In terms of developing replacement cell therapies from iPS cells, the finding may be a boon. “It’s a double-edged sword,” says Daley. “It’s been very challenging to make and direct differentiation of iPS cells into specific tissues.” Starting off with the tissue of interest may make that easier, he says. To grow new bone cells, for example, scientists would be better off taking a bone biopsy from the patient as starting material, rather than beginning with blood or skin cells.
A second study released online today in Nature Biotechnology shows that these cellular memories fade after the cells have been grown for successive generations. “When the cells undergo hundreds of thousands of cell divisions, this memory seems to disappear,” says Harvard stem cell biologist Konrad Hochedlinger, who led the second study. “The cells become indistinguishable from each other, and the differences we observe early on seem to vanish.” But because extensive culturing can also introduce genetic mutations in the cells, this may not be a viable solution to wiping cellular memory.

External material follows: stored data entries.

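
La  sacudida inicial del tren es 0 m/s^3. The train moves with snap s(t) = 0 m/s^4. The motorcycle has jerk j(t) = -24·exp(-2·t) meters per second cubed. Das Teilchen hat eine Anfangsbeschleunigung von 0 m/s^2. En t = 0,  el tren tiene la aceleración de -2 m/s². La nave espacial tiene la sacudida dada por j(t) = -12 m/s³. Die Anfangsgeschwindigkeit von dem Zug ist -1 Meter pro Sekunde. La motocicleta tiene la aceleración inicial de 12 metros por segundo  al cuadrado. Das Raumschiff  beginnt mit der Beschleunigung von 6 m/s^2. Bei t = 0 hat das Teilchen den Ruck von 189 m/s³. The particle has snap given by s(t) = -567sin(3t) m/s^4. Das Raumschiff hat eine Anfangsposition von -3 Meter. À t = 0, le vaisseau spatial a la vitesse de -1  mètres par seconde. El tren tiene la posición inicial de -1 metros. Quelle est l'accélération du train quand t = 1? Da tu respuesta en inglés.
To solve this, we need to take 2 antiderivatives of our snap equation s(t) = 0. The antiderivative of snap is jerk. Using j(0) = 0, we get j(t) = 0. Integrating jerk and using the initial condition a(0) = -2, we get a(t) = -2. We have acceleration a(t) = -2. Substituting t = 1: a(1) = -2.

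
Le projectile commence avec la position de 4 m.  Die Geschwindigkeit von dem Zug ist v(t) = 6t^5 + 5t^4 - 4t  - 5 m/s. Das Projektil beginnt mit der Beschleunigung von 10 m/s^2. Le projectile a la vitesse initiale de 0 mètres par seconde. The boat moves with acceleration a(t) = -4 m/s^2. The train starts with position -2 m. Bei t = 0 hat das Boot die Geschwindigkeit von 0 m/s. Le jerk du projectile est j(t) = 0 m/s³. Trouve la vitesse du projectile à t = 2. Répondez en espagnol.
Debemos encontrar la antiderivada de nuestra ecuación de la sacudida j(t) = 0 2 veces. Tomando ∫j(t)dt y aplicando a(0) = 10, encontramos a(t) = 10. Integrando la aceleración y usando la condición inicial v(0) = 0, obtenemos v(t) = 10·t. Tenemos la velocidad v(t) = 10·t. Sustituyendo t = 2: v(2) = 20.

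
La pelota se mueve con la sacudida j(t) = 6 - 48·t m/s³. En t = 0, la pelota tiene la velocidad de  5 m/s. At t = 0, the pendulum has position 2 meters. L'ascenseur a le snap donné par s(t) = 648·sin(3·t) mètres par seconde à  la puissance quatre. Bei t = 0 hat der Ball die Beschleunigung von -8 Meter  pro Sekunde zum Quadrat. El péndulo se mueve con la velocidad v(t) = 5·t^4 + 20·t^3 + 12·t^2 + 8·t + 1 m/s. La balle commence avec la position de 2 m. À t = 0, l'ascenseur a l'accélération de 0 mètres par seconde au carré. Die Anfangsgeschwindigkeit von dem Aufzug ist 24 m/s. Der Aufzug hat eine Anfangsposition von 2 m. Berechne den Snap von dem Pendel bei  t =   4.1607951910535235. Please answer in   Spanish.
Para resolver esto, necesitamos tomar 3 derivadas de nuestra ecuación de la velocidad v(t) = 5·t^4 + 20·t^3 + 12·t^2 + 8·t + 1. Derivando la velocidad, obtenemos la aceleración: a(t) = 20·t^3 + 60·t^2 + 24·t + 8. Derivando la aceleración, obtenemos la sacudida: j(t) = 60·t^2 + 120·t + 24. La derivada de la sacudida da el snap: s(t) = 120·t + 120. Usando s(t) = 120·t + 120 y sustituyendo t = 4.1607951910535235, encontramos s = 619.295422926423.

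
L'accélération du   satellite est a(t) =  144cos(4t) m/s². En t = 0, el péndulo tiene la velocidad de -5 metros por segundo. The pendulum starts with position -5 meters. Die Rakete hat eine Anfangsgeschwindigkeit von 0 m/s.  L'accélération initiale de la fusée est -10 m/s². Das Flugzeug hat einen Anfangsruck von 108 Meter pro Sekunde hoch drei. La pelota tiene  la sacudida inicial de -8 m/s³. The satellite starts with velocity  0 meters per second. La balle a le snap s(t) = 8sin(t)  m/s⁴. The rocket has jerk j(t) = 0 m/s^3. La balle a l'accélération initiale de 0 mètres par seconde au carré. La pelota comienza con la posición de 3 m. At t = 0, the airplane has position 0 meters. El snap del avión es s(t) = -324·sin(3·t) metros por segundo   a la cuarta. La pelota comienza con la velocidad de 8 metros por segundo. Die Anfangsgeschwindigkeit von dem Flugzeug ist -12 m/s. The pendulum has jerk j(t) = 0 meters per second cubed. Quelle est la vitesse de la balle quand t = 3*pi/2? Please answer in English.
To solve this, we need to take 3 antiderivatives of our snap equation s(t) = 8·sin(t). The integral of snap, with j(0) = -8, gives jerk: j(t) = -8·cos(t). The integral of jerk, with a(0) = 0, gives acceleration: a(t) = -8·sin(t). Integrating acceleration and using the initial condition v(0) = 8, we get v(t) = 8·cos(t). We have velocity v(t) = 8·cos(t). Substituting t = 3*pi/2: v(3*pi/2) = 0.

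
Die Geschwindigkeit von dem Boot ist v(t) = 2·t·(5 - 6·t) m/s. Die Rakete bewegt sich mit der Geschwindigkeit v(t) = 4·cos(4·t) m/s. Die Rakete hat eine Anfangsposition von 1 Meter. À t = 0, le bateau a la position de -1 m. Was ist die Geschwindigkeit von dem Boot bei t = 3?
Wir haben die Geschwindigkeit v(t) = 2·t·(5 - 6·t). Durch Einsetzen von t = 3: v(3) = -78.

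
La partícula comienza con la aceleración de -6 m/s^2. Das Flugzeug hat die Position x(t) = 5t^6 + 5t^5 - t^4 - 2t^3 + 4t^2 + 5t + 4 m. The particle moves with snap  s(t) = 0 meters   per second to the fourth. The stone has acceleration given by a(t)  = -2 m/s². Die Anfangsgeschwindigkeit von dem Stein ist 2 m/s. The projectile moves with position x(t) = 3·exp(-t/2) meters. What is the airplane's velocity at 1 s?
We must differentiate our position equation x(t) = 5·t^6 + 5·t^5 - t^4 - 2·t^3 + 4·t^2 + 5·t + 4 1 time. Taking d/dt of x(t), we find v(t) = 30·t^5 + 25·t^4 - 4·t^3 - 6·t^2 + 8·t + 5. We have velocity v(t) = 30·t^5 + 25·t^4 - 4·t^3 - 6·t^2 + 8·t + 5. Substituting t = 1: v(1) = 58.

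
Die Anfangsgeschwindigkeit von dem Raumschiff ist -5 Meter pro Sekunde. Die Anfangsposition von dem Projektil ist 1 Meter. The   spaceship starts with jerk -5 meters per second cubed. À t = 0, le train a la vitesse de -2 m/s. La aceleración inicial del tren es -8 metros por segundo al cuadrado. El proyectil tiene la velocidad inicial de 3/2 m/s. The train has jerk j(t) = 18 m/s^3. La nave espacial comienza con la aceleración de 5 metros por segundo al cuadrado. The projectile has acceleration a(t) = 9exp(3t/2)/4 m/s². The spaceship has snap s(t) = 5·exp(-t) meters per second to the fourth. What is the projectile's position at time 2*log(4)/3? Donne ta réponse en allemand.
Um dies zu lösen, müssen wir 2 Integrale unserer Gleichung für die Beschleunigung a(t) = 9·exp(3·t/2)/4 finden. Mit ∫a(t)dt und Anwendung von v(0) = 3/2, finden wir v(t) = 3·exp(3·t/2)/2. Das Integral von der Geschwindigkeit ist die Position. Mit x(0) = 1 erhalten wir x(t) = exp(3·t/2). Wir haben die Position x(t) = exp(3·t/2). Durch Einsetzen von t = 2*log(4)/3: x(2*log(4)/3) = 4.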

Collectively, the studies make clear that researchers still have a lot to understand about iPS cells. “If for no other reason, we should still be studying nuclear transfer in order to study how nature does its own programming,” says Evan Snyder, who directs the stem cell and regenerative biology program at the Sanford-Burnham Medical Research Institute in La Jolla, CA. Snyder was not involved with the research. Nuclear transfer is a tricky process, never successfully performed in human cells and not a likely candidate for therapeutic use. But even as a research tool, it’s largely disappeared, and few labs continue to study it now that they can create their own iPS cells.